Several of us heard Rita Nakashima Brock speak on Martin Luther King Day about the work she’s doing at the Soul Repair Center, working with veterans. I think part of our answer may lie with the model Rita offers. As many of you know, Rita is an activist for peace—she marched against Vietnam, and she marched against Iraq both the first and second times. She also had a soldier for a father. Her mother married a US soldier and moved with Rita to the US when Rita was about three. So Rita knows the struggles and burdens that a soldier bears. She also believes to her core that our country’s comfort with violence and war is what leads us to willingly send our sons and daughters to kill and die for us even at such a severe cost to their wellbeing that 18 veterans per day are committing suicide as a result of the moral injury they have accrued during their service. She meets the immediate need of people, and she simultaneously says, “Hey—there’s another way of being in the world. There’s another way we as a nation can live.” The way Rita is living it out, righteousness looks a lot like healing for ALL.
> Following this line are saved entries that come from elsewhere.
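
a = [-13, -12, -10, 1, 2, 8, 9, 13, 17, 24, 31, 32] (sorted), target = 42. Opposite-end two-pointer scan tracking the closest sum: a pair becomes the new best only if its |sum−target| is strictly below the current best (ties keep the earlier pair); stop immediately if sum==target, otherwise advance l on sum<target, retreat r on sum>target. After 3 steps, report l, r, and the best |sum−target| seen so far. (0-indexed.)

l=3, r=11, best |Δ|=20

l=0 r=11: -13+32=19 d=23 *, l++
l=1 r=11: -12+32=20 d=22 *, l++
l=2 r=11: -10+32=22 d=20 *, l++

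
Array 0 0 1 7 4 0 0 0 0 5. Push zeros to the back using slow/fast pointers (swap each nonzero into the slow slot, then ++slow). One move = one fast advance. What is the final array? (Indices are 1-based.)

slow=1 fast=1: a[fast]=0, fast++
slow=1 fast=2: a[fast]=0, fast++
slow=1 fast=3: a[fast]=1≠0 swap→a[1]=1, slow++,fast++
slow=2 fast=4: a[fast]=7≠0 swap→a[2]=7, slow++,fast++
slow=3 fast=5: a[fast]=4≠0 swap→a[3]=4, slow++,fast++
slow=4 fast=6: a[fast]=0, fast++
slow=4 fast=7: a[fast]=0, fast++
slow=4 fast=8: a[fast]=0, fast++
slow=4 fast=9: a[fast]=0, fast++
slow=4 fast=10: a[fast]=5≠0 swap→a[4]=5, slow++,fast++

[1, 7, 4, 5, 0, 0, 0, 0, 0, 0]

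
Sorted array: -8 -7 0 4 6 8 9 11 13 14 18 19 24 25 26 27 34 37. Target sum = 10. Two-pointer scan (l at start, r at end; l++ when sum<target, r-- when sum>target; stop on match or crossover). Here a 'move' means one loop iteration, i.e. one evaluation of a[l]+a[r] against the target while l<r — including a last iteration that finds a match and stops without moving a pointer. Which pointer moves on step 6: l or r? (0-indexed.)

[0,17] -8+37=29 >10 → r--
[0,16] -8+34=26 >10 → r--
[0,15] -8+27=19 >10 → r--
[0,14] -8+26=18 >10 → r--
[0,13] -8+25=17 >10 → r--
[0,12] -8+24=16 >10 → r--

r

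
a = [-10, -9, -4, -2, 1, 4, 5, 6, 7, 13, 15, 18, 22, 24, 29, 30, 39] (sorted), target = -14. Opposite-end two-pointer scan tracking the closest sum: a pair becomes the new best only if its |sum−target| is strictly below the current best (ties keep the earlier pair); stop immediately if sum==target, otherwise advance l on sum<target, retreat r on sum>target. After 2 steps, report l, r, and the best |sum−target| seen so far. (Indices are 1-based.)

[1,17] -10+39=29 d=43 * → r--
[1,16] -10+30=20 d=34 * → r--

l=1, r=15, best |Δ|=34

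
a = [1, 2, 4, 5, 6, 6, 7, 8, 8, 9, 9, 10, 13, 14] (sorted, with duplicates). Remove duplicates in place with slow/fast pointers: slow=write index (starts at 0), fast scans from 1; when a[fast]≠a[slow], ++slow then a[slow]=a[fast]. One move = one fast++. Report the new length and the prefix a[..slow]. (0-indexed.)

length 11; prefix = [1, 2, 4, 5, 6, 7, 8, 9, 10, 13, 14]

(s=0,f=1) a[fast]=2≠a[slow]=1 write a[1]=2 → slow++,fast++
(s=1,f=2) a[fast]=4≠a[slow]=2 write a[2]=4 → slow++,fast++
(s=2,f=3) a[fast]=5≠a[slow]=4 write a[3]=5 → slow++,fast++
(s=3,f=4) a[fast]=6≠a[slow]=5 write a[4]=6 → slow++,fast++
(s=4,f=5) a[fast]=6=a[slow] dup → fast++
(s=4,f=6) a[fast]=7≠a[slow]=6 write a[5]=7 → slow++,fast++
(s=5,f=7) a[fast]=8≠a[slow]=7 write a[6]=8 → slow++,fast++
(s=6,f=8) a[fast]=8=a[slow] dup → fast++
(s=6,f=9) a[fast]=9≠a[slow]=8 write a[7]=9 → slow++,fast++
(s=7,f=10) a[fast]=9=a[slow] dup → fast++
(s=7,f=11) a[fast]=10≠a[slow]=9 write a[8]=10 → slow++,fast++
(s=8,f=12) a[fast]=13≠a[slow]=10 write a[9]=13 → slow++,fast++
(s=9,f=13) a[fast]=14≠a[slow]=13 write a[10]=14 → slow++,fast++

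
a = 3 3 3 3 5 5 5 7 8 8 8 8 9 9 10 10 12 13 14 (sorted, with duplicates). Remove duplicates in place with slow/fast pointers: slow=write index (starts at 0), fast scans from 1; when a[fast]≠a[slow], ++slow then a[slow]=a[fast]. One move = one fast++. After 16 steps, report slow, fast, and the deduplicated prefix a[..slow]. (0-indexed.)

slow=6, fast=17, prefix=[3, 5, 7, 8, 9, 10, 12]

(s=0,f=1) a[fast]=3=a[slow] dup → fast++
(s=0,f=2) a[fast]=3=a[slow] dup → fast++
(s=0,f=3) a[fast]=3=a[slow] dup → fast++
(s=0,f=4) a[fast]=5≠a[slow]=3 write a[1]=5 → slow++,fast++
(s=1,f=5) a[fast]=5=a[slow] dup → fast++
(s=1,f=6) a[fast]=5=a[slow] dup → fast++
(s=1,f=7) a[fast]=7≠a[slow]=5 write a[2]=7 → slow++,fast++
(s=2,f=8) a[fast]=8≠a[slow]=7 write a[3]=8 → slow++,fast++
(s=3,f=9) a[fast]=8=a[slow] dup → fast++
(s=3,f=10) a[fast]=8=a[slow] dup → fast++
(s=3,f=11) a[fast]=8=a[slow] dup → fast++
(s=3,f=12) a[fast]=9≠a[slow]=8 write a[4]=9 → slow++,fast++
(s=4,f=13) a[fast]=9=a[slow] dup → fast++
(s=4,f=14) a[fast]=10≠a[slow]=9 write a[5]=10 → slow++,fast++
(s=5,f=15) a[fast]=10=a[slow] dup → fast++
(s=5,f=16) a[fast]=12≠a[slow]=10 write a[6]=12 → slow++,fast++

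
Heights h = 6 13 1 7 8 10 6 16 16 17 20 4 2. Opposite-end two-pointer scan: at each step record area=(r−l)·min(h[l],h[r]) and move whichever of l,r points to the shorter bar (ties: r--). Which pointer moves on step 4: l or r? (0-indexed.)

l

[0,12] min(6,2)*12=24 best=24 * → r--
[0,11] min(6,4)*11=44 best=44 * → r--
[0,10] min(6,20)*10=60 best=60 * → l++
[1,10] min(13,20)*9=117 best=117 * → l++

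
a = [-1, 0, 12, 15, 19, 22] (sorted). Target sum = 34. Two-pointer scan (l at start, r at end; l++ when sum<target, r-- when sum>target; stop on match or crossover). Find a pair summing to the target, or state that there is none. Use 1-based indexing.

(12, 22)

l=1 r=6: -1+22=21 <34, l++
l=2 r=6: 0+22=22 <34, l++
l=3 r=6: 12+22=34, found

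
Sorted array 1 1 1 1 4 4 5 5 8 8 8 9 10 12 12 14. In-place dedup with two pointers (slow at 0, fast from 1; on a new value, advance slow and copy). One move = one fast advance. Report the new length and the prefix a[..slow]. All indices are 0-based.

length 8; prefix = [1, 4, 5, 8, 9, 10, 12, 14]

slow=0 fast=1: a[fast]=1=a[slow] dup, fast++
slow=0 fast=2: a[fast]=1=a[slow] dup, fast++
slow=0 fast=3: a[fast]=1=a[slow] dup, fast++
slow=0 fast=4: a[fast]=4≠a[slow]=1 write a[1]=4, slow++,fast++
slow=1 fast=5: a[fast]=4=a[slow] dup, fast++
slow=1 fast=6: a[fast]=5≠a[slow]=4 write a[2]=5, slow++,fast++
slow=2 fast=7: a[fast]=5=a[slow] dup, fast++
slow=2 fast=8: a[fast]=8≠a[slow]=5 write a[3]=8, slow++,fast++
slow=3 fast=9: a[fast]=8=a[slow] dup, fast++
slow=3 fast=10: a[fast]=8=a[slow] dup, fast++
slow=3 fast=11: a[fast]=9≠a[slow]=8 write a[4]=9, slow++,fast++
slow=4 fast=12: a[fast]=10≠a[slow]=9 write a[5]=10, slow++,fast++
slow=5 fast=13: a[fast]=12≠a[slow]=10 write a[6]=12, slow++,fast++
slow=6 fast=14: a[fast]=12=a[slow] dup, fast++
slow=6 fast=15: a[fast]=14≠a[slow]=12 write a[7]=14, slow++,fast++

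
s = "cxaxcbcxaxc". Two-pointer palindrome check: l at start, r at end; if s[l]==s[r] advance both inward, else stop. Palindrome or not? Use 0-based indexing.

palindrome

[0,10] 'c'=='c' → l++,r--
[1,9] 'x'=='x' → l++,r--
[2,8] 'a'=='a' → l++,r--
[3,7] 'x'=='x' → l++,r--
[4,6] 'c'=='c' → l++,r--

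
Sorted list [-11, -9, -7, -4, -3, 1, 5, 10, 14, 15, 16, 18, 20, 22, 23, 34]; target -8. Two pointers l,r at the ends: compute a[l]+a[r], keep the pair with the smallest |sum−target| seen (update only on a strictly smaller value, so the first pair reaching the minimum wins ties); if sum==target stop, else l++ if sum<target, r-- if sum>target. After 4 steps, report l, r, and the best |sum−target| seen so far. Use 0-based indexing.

l=0 r=15: -11+34=23 d=31 *, r--
l=0 r=14: -11+23=12 d=20 *, r--
l=0 r=13: -11+22=11 d=19 *, r--
l=0 r=12: -11+20=9 d=17 *, r--

l=0, r=11, best |Δ|=17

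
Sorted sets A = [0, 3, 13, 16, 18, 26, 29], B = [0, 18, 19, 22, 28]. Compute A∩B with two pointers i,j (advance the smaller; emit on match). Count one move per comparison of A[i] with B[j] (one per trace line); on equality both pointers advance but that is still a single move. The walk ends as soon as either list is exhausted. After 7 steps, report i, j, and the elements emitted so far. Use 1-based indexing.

[i=1,j=1] 0==0 emit → i++,j++
[i=2,j=2] 3<18 → i++
[i=3,j=2] 13<18 → i++
[i=4,j=2] 16<18 → i++
[i=5,j=2] 18==18 emit → i++,j++
[i=6,j=3] 26>19 → j++
[i=6,j=4] 26>22 → j++

i=6, j=5, emitted=[0, 18]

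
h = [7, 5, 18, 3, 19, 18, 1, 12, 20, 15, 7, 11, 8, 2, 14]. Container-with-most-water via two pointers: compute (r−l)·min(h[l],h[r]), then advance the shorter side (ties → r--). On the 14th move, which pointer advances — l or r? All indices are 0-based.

l

[0,14] min(7,14)*14=98 best=98 * → l++
[1,14] min(5,14)*13=65 best=98 → l++
[2,14] min(18,14)*12=168 best=168 * → r--
[2,13] min(18,2)*11=22 best=168 → r--
[2,12] min(18,8)*10=80 best=168 → r--
[2,11] min(18,11)*9=99 best=168 → r--
[2,10] min(18,7)*8=56 best=168 → r--
[2,9] min(18,15)*7=105 best=168 → r--
[2,8] min(18,20)*6=108 best=168 → l++
[3,8] min(3,20)*5=15 best=168 → l++
[4,8] min(19,20)*4=76 best=168 → l++
[5,8] min(18,20)*3=54 best=168 → l++
[6,8] min(1,20)*2=2 best=168 → l++
[7,8] min(12,20)*1=12 best=168 → l++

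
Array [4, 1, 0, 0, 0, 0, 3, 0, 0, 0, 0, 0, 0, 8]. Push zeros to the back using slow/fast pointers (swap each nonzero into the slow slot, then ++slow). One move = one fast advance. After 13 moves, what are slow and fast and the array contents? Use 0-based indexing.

slow=0 fast=0: a[fast]=4≠0 swap→a[0]=4, slow++,fast++
slow=1 fast=1: a[fast]=1≠0 swap→a[1]=1, slow++,fast++
slow=2 fast=2: a[fast]=0, fast++
slow=2 fast=3: a[fast]=0, fast++
slow=2 fast=4: a[fast]=0, fast++
slow=2 fast=5: a[fast]=0, fast++
slow=2 fast=6: a[fast]=3≠0 swap→a[2]=3, slow++,fast++
slow=3 fast=7: a[fast]=0, fast++
slow=3 fast=8: a[fast]=0, fast++
slow=3 fast=9: a[fast]=0, fast++
slow=3 fast=10: a[fast]=0, fast++
slow=3 fast=11: a[fast]=0, fast++
slow=3 fast=12: a[fast]=0, fast++

slow=3, fast=13, a=[4, 1, 3, 0, 0, 0, 0, 0, 0, 0, 0, 0, 0, 8]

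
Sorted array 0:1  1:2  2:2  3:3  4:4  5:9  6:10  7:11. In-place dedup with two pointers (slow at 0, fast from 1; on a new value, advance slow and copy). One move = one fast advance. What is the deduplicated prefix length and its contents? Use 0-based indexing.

slow=0 fast=1: a[fast]=2≠a[slow]=1 write a[1]=2, slow++,fast++
slow=1 fast=2: a[fast]=2=a[slow] dup, fast++
slow=1 fast=3: a[fast]=3≠a[slow]=2 write a[2]=3, slow++,fast++
slow=2 fast=4: a[fast]=4≠a[slow]=3 write a[3]=4, slow++,fast++
slow=3 fast=5: a[fast]=9≠a[slow]=4 write a[4]=9, slow++,fast++
slow=4 fast=6: a[fast]=10≠a[slow]=9 write a[5]=10, slow++,fast++
slow=5 fast=7: a[fast]=11≠a[slow]=10 write a[6]=11, slow++,fast++

length 7; prefix = [1, 2, 3, 4, 9, 10, 11]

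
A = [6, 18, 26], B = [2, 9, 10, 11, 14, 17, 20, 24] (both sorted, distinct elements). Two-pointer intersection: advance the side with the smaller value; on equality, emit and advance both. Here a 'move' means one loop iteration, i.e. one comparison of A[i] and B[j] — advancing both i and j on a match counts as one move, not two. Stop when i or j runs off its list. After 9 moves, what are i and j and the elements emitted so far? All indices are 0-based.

[i=0,j=0] 6>2 → j++
[i=0,j=1] 6<9 → i++
[i=1,j=1] 18>9 → j++
[i=1,j=2] 18>10 → j++
[i=1,j=3] 18>11 → j++
[i=1,j=4] 18>14 → j++
[i=1,j=5] 18>17 → j++
[i=1,j=6] 18<20 → i++
[i=2,j=6] 26>20 → j++

i=2, j=7, emitted=[]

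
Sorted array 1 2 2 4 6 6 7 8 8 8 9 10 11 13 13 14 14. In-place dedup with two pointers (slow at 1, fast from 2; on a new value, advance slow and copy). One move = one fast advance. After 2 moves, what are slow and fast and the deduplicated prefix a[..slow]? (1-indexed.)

slow=2, fast=4, prefix=[1, 2]

slow=1 fast=2: a[fast]=2≠a[slow]=1 write a[2]=2, slow++,fast++
slow=2 fast=3: a[fast]=2=a[slow] dup, fast++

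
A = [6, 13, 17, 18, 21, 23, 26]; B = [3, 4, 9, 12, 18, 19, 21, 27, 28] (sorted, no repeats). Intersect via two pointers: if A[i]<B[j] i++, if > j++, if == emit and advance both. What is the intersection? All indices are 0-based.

[i=0,j=0] 6>3 → j++
[i=0,j=1] 6>4 → j++
[i=0,j=2] 6<9 → i++
[i=1,j=2] 13>9 → j++
[i=1,j=3] 13>12 → j++
[i=1,j=4] 13<18 → i++
[i=2,j=4] 17<18 → i++
[i=3,j=4] 18==18 emit → i++,j++
[i=4,j=5] 21>19 → j++
[i=4,j=6] 21==21 emit → i++,j++
[i=5,j=7] 23<27 → i++
[i=6,j=7] 26<27 → i++

intersection = [18, 21]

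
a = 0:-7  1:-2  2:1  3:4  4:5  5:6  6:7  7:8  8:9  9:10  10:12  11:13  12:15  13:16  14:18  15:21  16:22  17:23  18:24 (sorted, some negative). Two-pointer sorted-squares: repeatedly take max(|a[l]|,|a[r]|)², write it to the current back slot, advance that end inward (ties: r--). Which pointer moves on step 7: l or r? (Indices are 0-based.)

r

l=0 r=18: |-7|<=|24| out[18]=576, r--
l=0 r=17: |-7|<=|23| out[17]=529, r--
l=0 r=16: |-7|<=|22| out[16]=484, r--
l=0 r=15: |-7|<=|21| out[15]=441, r--
l=0 r=14: |-7|<=|18| out[14]=324, r--
l=0 r=13: |-7|<=|16| out[13]=256, r--
l=0 r=12: |-7|<=|15| out[12]=225, r--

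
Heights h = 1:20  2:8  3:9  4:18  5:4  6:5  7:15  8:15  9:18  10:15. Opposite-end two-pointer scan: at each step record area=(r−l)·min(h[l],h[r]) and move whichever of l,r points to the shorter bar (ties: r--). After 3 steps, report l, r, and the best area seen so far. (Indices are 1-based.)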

This quenching our thirst and hunger for righteousness may remain murky, but the good news is this: Jesus did not think we were idiots. He believed in us to navigate this complex issue and succeed in building up the realm of God. I’m put in mind of my teaching pastor when I was a student minister, Dwight Bailey, a big teddy bear of a man who would say, “Welcome to the Disciples, where bringing your whole heart does not mean checking your brain at the door.” We are given the gift of pause as we seek righteousness, to ask a few questions in the midst of our actions:
-Who is being helped?
-Who is being harmed?
-What future am I creating with these actions?
As we move into the final verse of our theme song, I want us to think on Julia Ward Howe, the author. She was an active abolitionist and a funder of John Brown’s violent effort to end slavery. In the middle of the night one night she woke up with a vision of the lyrics for this song. When she woke up the next morning she couldn’t remember a word but had written them down in the night without even remembering it—six stanzas. And as she tended the wounded and saw the dead on the battlefields, she came to believe there must be a better way than bloody battle. She became a pacifist, she founded Mother’s Day and tried to establish it on July 4th so that people begin to associate being an American with not sending our sons off to die. She became an activist for women’s rights, believing that women voting might lead to more humane governmental policies and candidates. At every phase in her life, she hungered and thirsted for righteousness: abolitionist, pacifist, feminist.
Let us sing this song remembering that if we truly hunger and thirst for righteousness, it will not always look exactly the same in every moment—it will probably involve us changing. And as the beatitude promises, we will be filled.
Let us sing, remembering the words of Abraham Lincoln, when he was assured by clergy that God was on his side, saying, “that is what Robert E Lee’s clergy are telling him. I would rather concern myself with us being on God’s side.”
Let us strive to be on God’s side, and let us be open to being changed by God in that process.